Você sabia que o ovo teve um papel muito importante na forma como os vinhos são conhecidos e consumidos hoje em dia? E que foi por conta dos vinhos que muitas iguarias, à base de ovos foram criadas?
Essa semana vamos explorar essa história, que não tem nada haver com a teoria da evolução de Darwin.
Experimente comprar alguns cachos de uva na feira e espremê-los em um recipiente. Deixe esse mosto fermentar e confira após alguns dias se o resultado vai ser algo parecido com o delicioso líquido chamado “vinho” que consumimos regularmente. Posso lhe assegurar que não.
A “coisa” turva e alcóolica resultante do processo de fermentação irá conter células de fermento mortas (borras), bactérias, tartaratos, proteínas, pectinas, taninos e outros compostos fenólicos, bem como pedaços de casca de uva, polpa, galhos e sementes. Nada apetitosa essa descrição, não é mesmo?
Provavelmente, foi algo parecido com isso que os primeiros humanos que degustaram um vinho, tiveram o “prazer” de beber e não é algo muito diferente da primeira etapa de produção das vinícolas modernas de nosso tempo. Visualmente não é muito agradável, tampouco comercial, apesar de alguns clientes apreciarem vinhos chamados naturais onde nada, ou muito pouco é feito a esse respeito, mas isso é assunto para outro bate papo.
Voltando aos povos antigos...Há muito séculos já era conhecido o poder aglutinante se certos ingredientes naturais, os quais têm a capacidade de _sem ser muito técnico_ aglomerem esses sedimentos em suspenção e que, quando juntos, ficam mais pesados que água, permitindo assim sua precipitação e os tornando mais fáceis de se separar do restante do líquido.

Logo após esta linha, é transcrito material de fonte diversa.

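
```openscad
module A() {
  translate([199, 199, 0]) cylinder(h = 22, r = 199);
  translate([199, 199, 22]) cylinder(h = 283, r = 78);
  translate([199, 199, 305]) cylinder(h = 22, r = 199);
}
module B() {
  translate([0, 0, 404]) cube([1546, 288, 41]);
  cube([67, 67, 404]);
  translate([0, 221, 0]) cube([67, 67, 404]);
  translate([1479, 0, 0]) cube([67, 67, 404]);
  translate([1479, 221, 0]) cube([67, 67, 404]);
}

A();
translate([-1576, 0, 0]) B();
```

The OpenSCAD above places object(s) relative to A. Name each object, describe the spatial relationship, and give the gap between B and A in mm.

A is a spool. B is a bench. The bench is on the floor beside the spool on its −x side. The gap between the bench and the spool is 30 mm.

The bench's nearest face is 30 mm from the spool's −x face.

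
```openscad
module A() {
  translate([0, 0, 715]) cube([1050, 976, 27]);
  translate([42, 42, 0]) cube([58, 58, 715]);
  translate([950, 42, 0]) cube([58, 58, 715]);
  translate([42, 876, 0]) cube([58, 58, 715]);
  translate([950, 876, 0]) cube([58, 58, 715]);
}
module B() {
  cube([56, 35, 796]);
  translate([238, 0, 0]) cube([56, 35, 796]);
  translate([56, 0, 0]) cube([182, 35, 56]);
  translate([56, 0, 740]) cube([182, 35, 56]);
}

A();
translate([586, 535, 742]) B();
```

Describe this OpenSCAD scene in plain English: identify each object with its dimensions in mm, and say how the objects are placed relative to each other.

A is a rectangular dining table. The top is 1050×976×27 mm with its upper surface at z = 742 mm. It stands on four 58×58 mm square legs, each inset 42 mm from the nearest pair of top edges, running from the floor to the underside of the top.

B is a picture frame with a 182×684 mm rectangular opening (x by z) and a uniform 56 mm border on every side. Frame depth is 35 mm along y. It is built from two vertical stiles running the full outside height and two horizontal rails spanning the gap between the stiles.

The picture frame is on top of the table.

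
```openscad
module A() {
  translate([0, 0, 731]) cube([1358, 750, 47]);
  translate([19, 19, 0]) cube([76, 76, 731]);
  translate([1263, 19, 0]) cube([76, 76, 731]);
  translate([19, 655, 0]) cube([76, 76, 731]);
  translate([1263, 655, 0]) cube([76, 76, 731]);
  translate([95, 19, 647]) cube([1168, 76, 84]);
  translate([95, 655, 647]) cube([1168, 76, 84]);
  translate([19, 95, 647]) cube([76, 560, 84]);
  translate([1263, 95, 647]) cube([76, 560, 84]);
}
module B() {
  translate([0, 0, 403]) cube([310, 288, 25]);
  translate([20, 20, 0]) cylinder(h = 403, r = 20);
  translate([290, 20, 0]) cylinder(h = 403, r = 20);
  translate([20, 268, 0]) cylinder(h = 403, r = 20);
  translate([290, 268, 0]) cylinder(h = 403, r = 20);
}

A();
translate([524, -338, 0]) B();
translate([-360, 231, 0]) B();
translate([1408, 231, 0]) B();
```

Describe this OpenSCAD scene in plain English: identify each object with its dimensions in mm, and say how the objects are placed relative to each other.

A is a rectangular dining table. The top is 1358×750×47 mm with its upper surface at z = 778 mm. It stands on four 76×76 mm square legs, each inset 19 mm from the nearest pair of top edges, running from the floor to the underside of the top. Four apron rails, 76 mm thick and 84 mm tall, run between adjacent legs with their top edges flush with the underside of the top and their outer faces flush with the legs' outer faces.

B is a simple wooden stool: a rectangular seat 310 mm (x) by 288 mm (y), 25 mm thick, top face at z = 428 mm, on four round legs, each 40 mm in diameter. The legs rest on z = 0, each leg's axis is inset half a diameter from the nearest pair of seat edges (so the leg's bounding box is flush with the corner).

Three stools sit around the table at the −y, −x, +x sides.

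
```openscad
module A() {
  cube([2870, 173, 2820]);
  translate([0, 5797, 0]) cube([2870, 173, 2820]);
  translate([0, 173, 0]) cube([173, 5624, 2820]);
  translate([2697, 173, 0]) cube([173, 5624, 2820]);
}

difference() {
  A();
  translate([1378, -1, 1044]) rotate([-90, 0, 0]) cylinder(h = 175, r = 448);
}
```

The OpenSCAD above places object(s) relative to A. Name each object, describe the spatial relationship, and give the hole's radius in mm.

The subtracted cylinder has r = 448 mm.

A is a house frame. The house frame has a circular hole through its front wall. The hole's radius is 448 mm.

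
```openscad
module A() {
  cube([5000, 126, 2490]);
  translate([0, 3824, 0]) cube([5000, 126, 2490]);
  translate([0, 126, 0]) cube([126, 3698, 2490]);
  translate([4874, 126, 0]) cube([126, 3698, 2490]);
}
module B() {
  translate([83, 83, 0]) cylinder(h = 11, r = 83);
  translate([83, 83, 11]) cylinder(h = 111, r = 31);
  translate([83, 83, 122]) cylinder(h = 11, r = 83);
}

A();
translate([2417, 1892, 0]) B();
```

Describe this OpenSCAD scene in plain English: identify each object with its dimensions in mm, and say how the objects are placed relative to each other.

A is the wall frame of a small rectangular building: four walls, each 2490 mm tall and 126 mm thick, enclosing a footprint 5000 mm (x) by 3950 mm (y) outside-to-outside, with no floor or roof. The front and back walls (the −y and +y sides) span the full width; the two side walls fit between them.

B is a spool: two coaxial disc flanges of radius 83 mm and thickness 11 mm, joined by a core cylinder of radius 31 mm and height 111 mm. The lower flange rests on z = 0 and the three cylinders share a vertical axis.

The spool sits inside the house frame, centred.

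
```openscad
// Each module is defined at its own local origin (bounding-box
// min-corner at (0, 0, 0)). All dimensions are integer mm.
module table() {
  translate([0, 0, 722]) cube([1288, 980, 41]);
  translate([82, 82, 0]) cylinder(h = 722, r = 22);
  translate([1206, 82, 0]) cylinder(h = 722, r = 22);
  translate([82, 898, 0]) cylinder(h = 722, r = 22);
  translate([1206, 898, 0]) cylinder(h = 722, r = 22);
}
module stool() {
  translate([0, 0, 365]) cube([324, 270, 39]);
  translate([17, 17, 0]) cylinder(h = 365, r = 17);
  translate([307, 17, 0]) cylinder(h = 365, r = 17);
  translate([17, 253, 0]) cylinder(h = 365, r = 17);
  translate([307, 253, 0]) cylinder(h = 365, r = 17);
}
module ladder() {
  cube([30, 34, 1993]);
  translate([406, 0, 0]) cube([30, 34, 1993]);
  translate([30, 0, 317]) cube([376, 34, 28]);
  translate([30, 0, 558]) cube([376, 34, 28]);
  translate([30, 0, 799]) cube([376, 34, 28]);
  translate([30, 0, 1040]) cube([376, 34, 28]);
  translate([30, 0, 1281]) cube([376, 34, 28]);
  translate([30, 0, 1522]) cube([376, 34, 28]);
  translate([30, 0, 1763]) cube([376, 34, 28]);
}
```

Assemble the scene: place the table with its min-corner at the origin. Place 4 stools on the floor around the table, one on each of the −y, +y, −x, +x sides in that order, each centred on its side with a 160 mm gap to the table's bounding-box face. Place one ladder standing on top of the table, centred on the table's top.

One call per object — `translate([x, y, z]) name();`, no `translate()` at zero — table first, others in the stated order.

table();
translate([482, -430, 0]) stool();
translate([482, 1140, 0]) stool();
translate([-484, 355, 0]) stool();
translate([1448, 355, 0]) stool();
translate([426, 473, 763]) ladder();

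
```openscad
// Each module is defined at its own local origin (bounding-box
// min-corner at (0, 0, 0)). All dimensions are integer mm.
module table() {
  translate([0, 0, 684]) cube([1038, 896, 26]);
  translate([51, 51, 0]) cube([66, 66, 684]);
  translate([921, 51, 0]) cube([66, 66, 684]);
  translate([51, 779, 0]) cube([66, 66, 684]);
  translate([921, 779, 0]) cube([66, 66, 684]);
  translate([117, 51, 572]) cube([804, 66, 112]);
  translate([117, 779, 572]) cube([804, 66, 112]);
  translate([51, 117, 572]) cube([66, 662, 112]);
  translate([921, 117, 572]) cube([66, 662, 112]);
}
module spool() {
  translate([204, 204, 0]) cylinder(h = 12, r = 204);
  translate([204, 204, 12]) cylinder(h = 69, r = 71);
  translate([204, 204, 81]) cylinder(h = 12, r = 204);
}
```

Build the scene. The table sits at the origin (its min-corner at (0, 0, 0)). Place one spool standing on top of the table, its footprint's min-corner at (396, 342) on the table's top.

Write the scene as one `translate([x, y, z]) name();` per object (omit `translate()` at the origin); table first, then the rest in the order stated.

table();
translate([396, 342, 710]) spool();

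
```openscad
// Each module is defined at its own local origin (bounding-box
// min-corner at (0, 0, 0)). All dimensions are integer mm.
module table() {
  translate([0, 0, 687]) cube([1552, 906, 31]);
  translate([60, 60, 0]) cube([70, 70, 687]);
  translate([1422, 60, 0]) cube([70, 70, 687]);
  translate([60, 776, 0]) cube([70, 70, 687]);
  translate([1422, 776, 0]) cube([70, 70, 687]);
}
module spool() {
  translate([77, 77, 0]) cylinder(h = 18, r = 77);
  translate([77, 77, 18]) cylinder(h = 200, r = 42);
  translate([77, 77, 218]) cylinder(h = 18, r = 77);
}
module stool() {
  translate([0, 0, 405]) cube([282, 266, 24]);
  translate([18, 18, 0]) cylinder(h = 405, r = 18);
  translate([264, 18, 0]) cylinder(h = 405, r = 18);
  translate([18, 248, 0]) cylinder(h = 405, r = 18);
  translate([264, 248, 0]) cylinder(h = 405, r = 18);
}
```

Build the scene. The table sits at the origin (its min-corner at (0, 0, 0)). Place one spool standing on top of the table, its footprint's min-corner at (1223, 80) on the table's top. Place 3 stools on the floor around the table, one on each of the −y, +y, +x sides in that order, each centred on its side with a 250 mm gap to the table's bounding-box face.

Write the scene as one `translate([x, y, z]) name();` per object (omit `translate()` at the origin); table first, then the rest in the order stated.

table();
translate([1223, 80, 718]) spool();
translate([635, -516, 0]) stool();
translate([635, 1156, 0]) stool();
translate([1802, 320, 0]) stool();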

Dentre os orgânicos posso listar o sangue animal, caseína derivada do leite, a cola retirada da bexiga dos peixes ou algo de mais acessível e um tanto menos repulsivo chamada CLARA de ovo.
Esse processo de remoção das proteínas e outros sedimentos em suspensão é chamado de afinamento ou clarificação (bem sugestivo, mas o nome não deriva das claras) e é nessa etapa também que o vinho passa por filtros sanitizantes, que impedem a reprodução das bactérias, antes de ser engarrafado.
Crédito: Wine Folly / Sou fã deles, quem sabe um dia não me patrocinem.
São necessárias cerca de 6 claras de ovo para se clarificar uma barrica com 225 litros. Levando em consideração o tamanho e quantidades de vinícolas, mundão a fora, imaginem o que não usavam de claras de ovos...
Mas e as gemas? Ai que nossa conversa fica mais doce!
Os monges dos mosteiros católicos, utilizavam as claras de ovos para diversas funções além da produção de vinhos que utilizavam nas missas, como por exemplo engomar seus hábitos e túnicas e na produção da hóstia. Para não desperdiçarem as gemas desenvolveram muitas receitas de doces com elas, sendo as mais famosas aquelas que foram criadas em Portugal, como o pastel de nata, ovos moles, queijada e o doce Brisa-de-Lis que depois, na mão das escravas aqui no Brasil se tornou o nosso Quindim.
Com o florescimento da indústria vinícola em Portugal, após a instauração do bloquei continental por Napoleão, onde os ingleses passaram a importar quantidades gigantescas de vinhos portugueses e o fechamento dos mosteiros por conta da Revolução Liberal de 1820, muitos empresários viram nos doces uma ótima forma de renda, uma vez que as gemas, sua principal matéria prima, era muito barata. Um deles era brasileiro e sua família é proprietária de uma famosa pastelaria em Belém até hoje.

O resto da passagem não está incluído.